Answer 3 · 2024-12-17T15:27:49.000Z

the GPU ID allocation occurs at a higher level inside pytorch or somewhere, i'm really not too sure. but if it's having a problem, there's little that can be done on this side of things.

Answer 4 · 2024-12-17T16:44:16.000Z

the GPU ID allocation occurs at a higher level inside pytorch or somewhere, i'm really not too sure. but if it's having a problem, there's little that can be done on this side of things.

Will you want to reproduce and solve this problem? I'll print out the ID numbers tomorrow to observe them.

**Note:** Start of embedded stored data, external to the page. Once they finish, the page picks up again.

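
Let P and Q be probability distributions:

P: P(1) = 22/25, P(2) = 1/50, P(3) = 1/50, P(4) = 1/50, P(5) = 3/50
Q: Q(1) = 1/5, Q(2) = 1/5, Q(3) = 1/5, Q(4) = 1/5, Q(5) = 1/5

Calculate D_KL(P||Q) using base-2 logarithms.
1.5775 bits

D_KL(P||Q) = Σ P(x) log₂(P(x)/Q(x))

Computing term by term:
  P(1)·log₂(P(1)/Q(1)) = (22/25)·log₂((22/25)/(1/5)) = 1.88100
  P(2)·log₂(P(2)/Q(2)) = (1/50)·log₂((1/50)/(1/5)) = -0.06644
  P(3)·log₂(P(3)/Q(3)) = (1/50)·log₂((1/50)/(1/5)) = -0.06644
  P(4)·log₂(P(4)/Q(4)) = (1/50)·log₂((1/50)/(1/5)) = -0.06644
  P(5)·log₂(P(5)/Q(5)) = (3/50)·log₂((3/50)/(1/5)) = -0.10422

D_KL(P||Q) = 1.88100 - 0.06644 - 0.06644 - 0.06644 - 0.10422 = 1.57746 ≈ 1.5775 bits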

Answer 5 · 2024-12-17T17:14:20.000Z

i am pretty confident that any solution to this issue would not require a change in the trainers' source code, since it is used on H100 multi-node training clusters.

Answer 6 · 2024-12-18T06:59:51.000Z

i am pretty confident that any solution to this issue would not require a change in the trainers' source code, since it is used on H100 multi-node training clusters.
Thank you very much! But when I set the get_device_properties(rank) to get_device_properties(rank%num_of_GPUs_per_device), load the pretrain model right. And so I worry this set will cause another problem.

Answer 7 · 2024-12-18T14:58:18.000Z

i've put a fix in after considering for a bit that H100 systems only ever have H100s in them; we can just check rank 0.